Writing, Reflection, and Storytelling

Writing for Web Accessibility
It Depends - Writing on technology leadership 2012-2022. Kevin Goldsmith

Throughout 2025, writing remained a powerful tool for reflection.

Some posts looked outward—sharing insights from conferences like SPM Summit 2025, where product thinking intersected meaningfully with accessibility.

Others were deeply personal—such as revisiting the early days of my accessibility journey, including my time at BarrierBreak. Writing about “20 years of accessibility” was not about nostalgia; it was about recognizing how far the ecosystem has come, and how much responsibility we now carry.

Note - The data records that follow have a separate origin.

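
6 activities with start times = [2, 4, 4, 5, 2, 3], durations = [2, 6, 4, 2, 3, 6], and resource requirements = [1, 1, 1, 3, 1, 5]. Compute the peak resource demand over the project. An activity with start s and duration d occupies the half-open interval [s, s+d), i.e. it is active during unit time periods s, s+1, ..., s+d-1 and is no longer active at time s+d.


Each activity i is active on [start_i, start_i + duration_i).
Compute total resource usage per time slot:
  t=0: active resources = [], total = 0
  t=1: active resources = [], total = 0
  t=2: active resources = [1, 1], total = 2
  t=3: active resources = [1, 1, 5], total = 7
  t=4: active resources = [1, 1, 1, 5], total = 8
  t=5: active resources = [1, 1, 3, 5], total = 10
  t=6: active resources = [1, 1, 3, 5], total = 10
  t=7: active resources = [1, 1, 5], total = 7
  t=8: active resources = [1, 5], total = 6
  t=9: active resources = [1], total = 1
Peak resource demand = 10

10


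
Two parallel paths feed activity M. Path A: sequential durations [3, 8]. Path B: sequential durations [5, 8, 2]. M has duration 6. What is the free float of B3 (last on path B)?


ES(B3) = sum of predecessors on chain B = 13
EF(B3) = ES + duration = 13 + 2 = 15
Successor of B3 is M. ES(M) = max(sum(A), sum(B)) = max(11, 15) = 15
Free float = ES(successor) - EF(current) = 15 - 15 = 0

0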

Storytelling continues to be one of the most effective ways to:

  • Normalize accessibility conversations
  • Inspire new practitioners
  • Document institutional memory in a rapidly evolving field

Community, Leadership, and Service

Beyond professional spaces, 2025 was also a year of connection and service.

Engagements through Rotary and other community platforms reinforced the idea that leadership extends beyond the workplace. Whether discussing accessibility, inclusion, or broader social responsibility, these interactions grounded me in perspectives outside technology—and reminded me why inclusion must always be human-centered.


People Who Made the Year Meaningful

No year is complete without acknowledging the people who make the journey worthwhile.

2025 was enriched by:

  • Colleagues who challenged assumptions
  • Accessibility practitioners who shared generously
  • Community organizers who created safe spaces for dialogue
  • Friends and family who provided balance and perspective

Professional growth is never solitary. It is shaped by trust, disagreement, collaboration, and shared intent.


Looking Ahead

As I step into 2026, I do so with cautious optimism.

Accessibility is gaining visibility—but visibility alone is not impact. The work ahead requires:

  • Deeper integration into business strategy
  • Stronger accountability mechanisms
  • Continued advocacy rooted in lived experience
  • Thoughtful application of emerging technologies like AI

I remain committed to contributing where I can—through leadership, mentorship, writing, and community building.

If 2025 taught me anything, it is this:
Inclusive progress is slow, collective, and absolutely worth the effort.

Thank you to everyone who walked a part of this journey with me.